Tischendorf ist davon überzeugt, dass die riesigen Märkte und das Konzept SB-Warenhaus eine Zukunft haben. „Die Aufgabe ist größer, als ich dachte. Aber es lohnt sich, weil Real ein Unternehmen mit Herz ist“, zeigt sich der geschäftsführende Gesellschafter optimistisch. Als weitere Gesellschafter hat er sich zwei ehemalige Real-Manager und zwei weitere Handelsexperten zu Mein Real geholt. „Die Mehrheit in den Firmen habe immer ich. Es muss einen geben, der sagt, wohin die Reise geht – wenn es erforderlich ist“, betont Tischendorf.

Frank Nowak leitet den Pilotmarkt von Mein Real in Hagen. Die Frischeabteilung wurde vergrößert.

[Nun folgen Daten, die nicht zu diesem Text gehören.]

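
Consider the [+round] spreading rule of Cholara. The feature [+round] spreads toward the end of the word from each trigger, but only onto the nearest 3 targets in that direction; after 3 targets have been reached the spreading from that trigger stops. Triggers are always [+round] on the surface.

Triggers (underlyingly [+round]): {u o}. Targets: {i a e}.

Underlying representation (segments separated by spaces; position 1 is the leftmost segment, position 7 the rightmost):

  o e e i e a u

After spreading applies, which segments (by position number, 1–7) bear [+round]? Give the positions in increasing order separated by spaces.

1 2 3 4 7

From /o/ at 1 rightward: 2 /e/ → [+round]; 3 /e/ → [+round]; 4 /i/ → [+round]; bound reached.
From /u/ at 7 rightward: word edge.
Targets with no active source: positions 5 6 stay [-round].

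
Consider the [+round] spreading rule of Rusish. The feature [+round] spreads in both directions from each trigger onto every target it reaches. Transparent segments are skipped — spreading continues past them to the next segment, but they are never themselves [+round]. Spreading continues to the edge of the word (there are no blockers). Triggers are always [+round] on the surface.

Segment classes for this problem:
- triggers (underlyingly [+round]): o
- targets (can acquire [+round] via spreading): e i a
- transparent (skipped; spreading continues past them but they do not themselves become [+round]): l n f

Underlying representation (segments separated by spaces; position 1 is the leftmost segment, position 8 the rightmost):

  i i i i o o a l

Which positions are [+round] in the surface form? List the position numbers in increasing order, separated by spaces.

1 2 3 4 5 6 7

From /o/ at 5 rightward: 6 /o/ is itself a trigger — this domain ends here.
From /o/ at 5 leftward: 4 /i/ → [+round]; 3 /i/ → [+round]; 2 /i/ → [+round]; 1 /i/ → [+round]; word edge.
From /o/ at 6 rightward: 7 /a/ → [+round]; 8 /l/ transparent; word edge.
From /o/ at 6 leftward: 5 /o/ is itself a trigger — this domain ends here.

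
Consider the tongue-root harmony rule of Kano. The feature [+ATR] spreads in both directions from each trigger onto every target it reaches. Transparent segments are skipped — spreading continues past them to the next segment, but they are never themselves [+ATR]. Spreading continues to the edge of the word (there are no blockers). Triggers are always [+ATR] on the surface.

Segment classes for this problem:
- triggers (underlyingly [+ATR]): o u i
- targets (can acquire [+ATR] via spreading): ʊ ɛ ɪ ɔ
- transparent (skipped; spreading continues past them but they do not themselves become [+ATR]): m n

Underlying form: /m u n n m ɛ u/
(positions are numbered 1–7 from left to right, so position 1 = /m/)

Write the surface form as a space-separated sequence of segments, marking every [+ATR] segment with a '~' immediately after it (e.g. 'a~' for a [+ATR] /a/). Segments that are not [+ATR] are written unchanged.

From /u/ at 2 rightward: 3 /n/ transparent; 4 /n/ transparent; 5 /m/ transparent; 6 /ɛ/ → [+ATR]; 7 /u/ is itself a trigger — this domain ends here.
From /u/ at 2 leftward: 1 /m/ transparent; word edge.
From /u/ at 7 rightward: word edge.
From /u/ at 7 leftward: 6 /ɛ/ → [+ATR]; 5 /m/ transparent; 4 /n/ transparent; 3 /n/ transparent; 2 /u/ is itself a trigger — this domain ends here.
[+ATR] positions on the surface: 2 6 7.

m u~ n n m ɛ~ u~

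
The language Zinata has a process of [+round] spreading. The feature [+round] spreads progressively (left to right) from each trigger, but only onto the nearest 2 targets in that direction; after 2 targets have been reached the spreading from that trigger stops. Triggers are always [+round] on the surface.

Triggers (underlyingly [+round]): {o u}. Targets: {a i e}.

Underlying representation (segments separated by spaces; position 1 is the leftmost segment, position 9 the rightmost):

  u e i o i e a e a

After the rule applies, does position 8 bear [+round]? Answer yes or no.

no

From /u/ at 1 rightward: 2 /e/ → [+round]; 3 /i/ → [+round]; bound reached.
From /o/ at 4 rightward: 5 /i/ → [+round]; 6 /e/ → [+round]; bound reached.
Targets with no active source: positions 7 8 9 stay [-round].
[+round] positions on the surface: 1 2 3 4 5 6.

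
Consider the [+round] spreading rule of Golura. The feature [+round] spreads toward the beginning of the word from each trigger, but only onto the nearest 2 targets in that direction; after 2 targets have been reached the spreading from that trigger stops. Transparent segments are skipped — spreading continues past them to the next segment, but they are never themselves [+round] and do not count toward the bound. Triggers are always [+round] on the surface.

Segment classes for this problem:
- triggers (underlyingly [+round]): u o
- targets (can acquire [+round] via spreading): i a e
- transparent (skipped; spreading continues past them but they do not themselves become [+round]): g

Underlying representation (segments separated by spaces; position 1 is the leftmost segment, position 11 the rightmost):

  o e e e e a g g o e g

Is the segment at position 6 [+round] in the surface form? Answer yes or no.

yes

From /o/ at 1 leftward: word edge.
From /o/ at 9 leftward: 8 /g/ transparent; 7 /g/ transparent; 6 /a/ → [+round]; 5 /e/ → [+round]; bound reached.
Targets with no active source: positions 2 3 4 10 stay [-round].
[+round] positions on the surface: 1 5 6 9.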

Frank Nowak leitet den Pilotmarkt von Mein Real in Hagen. Die Frischeabteilung wurde vergrößert. © FUNKE Foto Services | Ralf Rottmann

Wie sich die neuen Eigentümer die Zukunft von Mein Real vorstellen, können Kundinnen und Kunden in den beiden Pilot-Märkten in Hagen und Salzgitter besichtigen: Gleich am Eingang befindet sich die Frischeabteilung. Dahinter kommt „das emotionale Warensegment rund ums Essen“, wie es Tischendorf nennt: die Bedientheken für Fleisch, Wurst und Käse sowie die Süßigkeiten. Konserven und Haushaltswaren sind nach hinten gewandert.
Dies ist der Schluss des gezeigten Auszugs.